Try   HackMD

Proposal: Use aos-dev/go-storage to replace storage.ExternalStorage

Background

dumping uses storage.ExternalFileWriter to support data export.

storage.ExternalFileWriter use following APIs:

type ExternalFileWriter interface {
	// Write writes to buffer and if chunk is filled will upload it
	Write(ctx context.Context, p []byte) (int, error)
	// Close writes final chunk and completes the upload
	Close(ctx context.Context) error
}

In order to support multipart uploads, storage.ExternalStorage will create a struct to carry upload_id and completed parts:

type S3Uploader struct {
	svc           s3iface.S3API
	createOutput  *s3.CreateMultipartUploadOutput
	completeParts []*s3.CompletedPart
}

S3Uploader will create new parts in every call of Write and complete parts in Close.

Based on these design, dumping's main data export logic is following:

func WriteInsert(pCtx *tcontext.Context, cfg *Config, meta TableMeta, tblIR TableDataIR, w storage.ExternalFileWriter) (n uint64, err error) {
	...
    
	wp := newWriterPipe(w, cfg.FileSize, cfg.StatementSize, cfg.Labels)

	...


	for fileRowIter.HasNext() {
		...

		for fileRowIter.HasNext() {
			lastBfSize := bf.Len()
			if selectedField != "" {
				if err = fileRowIter.Decode(row); err != nil {
					pCtx.L().Error("fail to scan from sql.Row", zap.Error(err))
					return counter, errors.Trace(err)
				}
				row.WriteToBuffer(bf, escapeBackslash)
			} else {
				bf.WriteString("()")
			}
			counter++
			wp.AddFileSize(uint64(bf.Len()-lastBfSize) + 2) // 2 is for ",\n" and ";\n"
			...

			fileRowIter.Next()
			shouldSwitch := wp.ShouldSwitchStatement()
			if fileRowIter.HasNext() && !shouldSwitch {
				bf.WriteString(",\n")
			} else {
				bf.WriteString(";\n")
			}
			if bf.Len() >= lengthLimit {
				select {
				case <-pCtx.Done():
					return counter, pCtx.Err()
				case err = <-wp.errCh:
					return counter, err
				case wp.input <- bf:
					bf = pool.Get().(*bytes.Buffer)
					if bfCap := bf.Cap(); bfCap < lengthLimit {
						bf.Grow(lengthLimit - bfCap)
					}
					AddCounter(finishedRowsCounter, cfg.Labels, float64(counter-lastCounter))
					lastCounter = counter
				}
			}

			if shouldSwitch {
				break
			}
		}
		if wp.ShouldSwitchFile() {
			break
		}
	}
	...
	if bf.Len() > 0 {
		wp.input <- bf
	}
	close(wp.input)
	<-wp.closed
    
	...
    
	return counter, wp.Error()
}

dumping will create a buffer and call ExternalFileWriter.Write every time the buffer has been written 1048576(1M) lines.

Propose

It's indeed a burden for applications to connect to all storage services, especially for an application that has complicated business logic. So I propose to use aos-dev/go-storage to replace storage.ExternalStorage.

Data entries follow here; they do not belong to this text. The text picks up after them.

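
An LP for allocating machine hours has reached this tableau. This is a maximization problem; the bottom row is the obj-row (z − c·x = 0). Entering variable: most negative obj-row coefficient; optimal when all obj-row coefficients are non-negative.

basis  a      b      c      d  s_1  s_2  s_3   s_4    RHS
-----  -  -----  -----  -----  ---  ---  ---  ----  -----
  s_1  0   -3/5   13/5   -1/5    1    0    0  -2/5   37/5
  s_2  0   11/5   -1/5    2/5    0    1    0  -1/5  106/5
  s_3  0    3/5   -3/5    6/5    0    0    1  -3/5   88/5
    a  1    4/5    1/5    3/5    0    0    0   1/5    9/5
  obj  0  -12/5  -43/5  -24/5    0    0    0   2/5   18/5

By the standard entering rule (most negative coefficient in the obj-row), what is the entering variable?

Negative obj-row entries: b: -12/5, c: -43/5, d: -24/5.
The most negative is -43/5 in column c, so c enters.

c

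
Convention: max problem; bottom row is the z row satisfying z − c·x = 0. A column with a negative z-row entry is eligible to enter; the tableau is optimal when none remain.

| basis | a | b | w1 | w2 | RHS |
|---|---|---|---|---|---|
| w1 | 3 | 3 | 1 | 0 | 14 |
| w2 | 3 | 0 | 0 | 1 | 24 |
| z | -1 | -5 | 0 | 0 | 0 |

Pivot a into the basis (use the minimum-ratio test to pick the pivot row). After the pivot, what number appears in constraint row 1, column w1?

1/3

Ratio test on column a — row 1: 14/3 = 14/3; row 2: 24/3 = 8. Minimum is 14/3 at row 1 (w1 leaves); pivot element 3.
Divide row 1 by 3; eliminate column a from the other rows.
In the new row 1, the w1 entry is the old entry divided by the pivot: 1/3 = 1/3.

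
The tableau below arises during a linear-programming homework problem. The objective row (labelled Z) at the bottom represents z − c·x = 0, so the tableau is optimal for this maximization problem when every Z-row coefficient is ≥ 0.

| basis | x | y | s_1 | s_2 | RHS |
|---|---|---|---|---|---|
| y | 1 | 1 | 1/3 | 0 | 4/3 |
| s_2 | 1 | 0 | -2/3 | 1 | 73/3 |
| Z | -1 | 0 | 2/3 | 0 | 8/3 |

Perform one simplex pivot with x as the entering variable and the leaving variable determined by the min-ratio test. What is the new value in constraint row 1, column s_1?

1/3

Ratio test on column x — row 1: (4/3)/1 = 4/3; row 2: (73/3)/1 = 73/3. Minimum is 4/3 at row 1 (y leaves); pivot element 1.
Divide row 1 by 1; eliminate column x from the other rows.
In the new row 1, the s_1 entry is the old entry divided by the pivot: (1/3)/1 = 1/3.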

aos-dev/go-storage is an application-oriented unified storage layer for Golang. It's design goals are Production ready, High performance and Vendor agnostic. go-storage will support as many services as possible, including S3, GCS, OSS, COS, Kodo(qiniu), QingStor, even Dropbox(contributed via community).

Benefits

Drawbacks

  • go-storage needs to support all features that dumping supports for now, as described in issue go-service-s3#51, such as SSE.
  • dumping needs to handle the config parse to construct go-storage's Storager.

Implementations

For the first stage, we can just replace the Write and Close call without touching other parts of the projects.

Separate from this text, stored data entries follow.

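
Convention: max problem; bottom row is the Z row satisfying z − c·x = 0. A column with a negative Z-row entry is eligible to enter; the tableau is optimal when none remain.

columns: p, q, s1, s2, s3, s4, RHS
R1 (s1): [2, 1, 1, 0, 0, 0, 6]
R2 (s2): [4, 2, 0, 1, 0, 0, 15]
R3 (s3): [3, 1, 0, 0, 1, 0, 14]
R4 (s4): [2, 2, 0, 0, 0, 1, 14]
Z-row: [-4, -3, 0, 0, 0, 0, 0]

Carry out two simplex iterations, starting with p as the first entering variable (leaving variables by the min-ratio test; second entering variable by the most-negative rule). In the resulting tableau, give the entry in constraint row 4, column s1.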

  • Change the config parse to support construct go-storage's Storager

  • Way A: Use go-storage's Multiparter to replace storage.ExternalFileWriter.

  • Way B: Use go-storage to implement storage.ExternalFileWriter

Rational

io.FS

io.FS has been included in std lib since go 1.16. But io.FS is designed to work with file instead of bytes or stream. And is's lack of object storage's Multipart Object support.

spf13/afero

afero is another FileSystem Abstraction System for Go. As his name implies, it also works with files.

There is no official support for s3 like services, but there is community built one: afero-s3. It uses S3Manager to in Write operations which means user can't control the logic of underlying multipart object.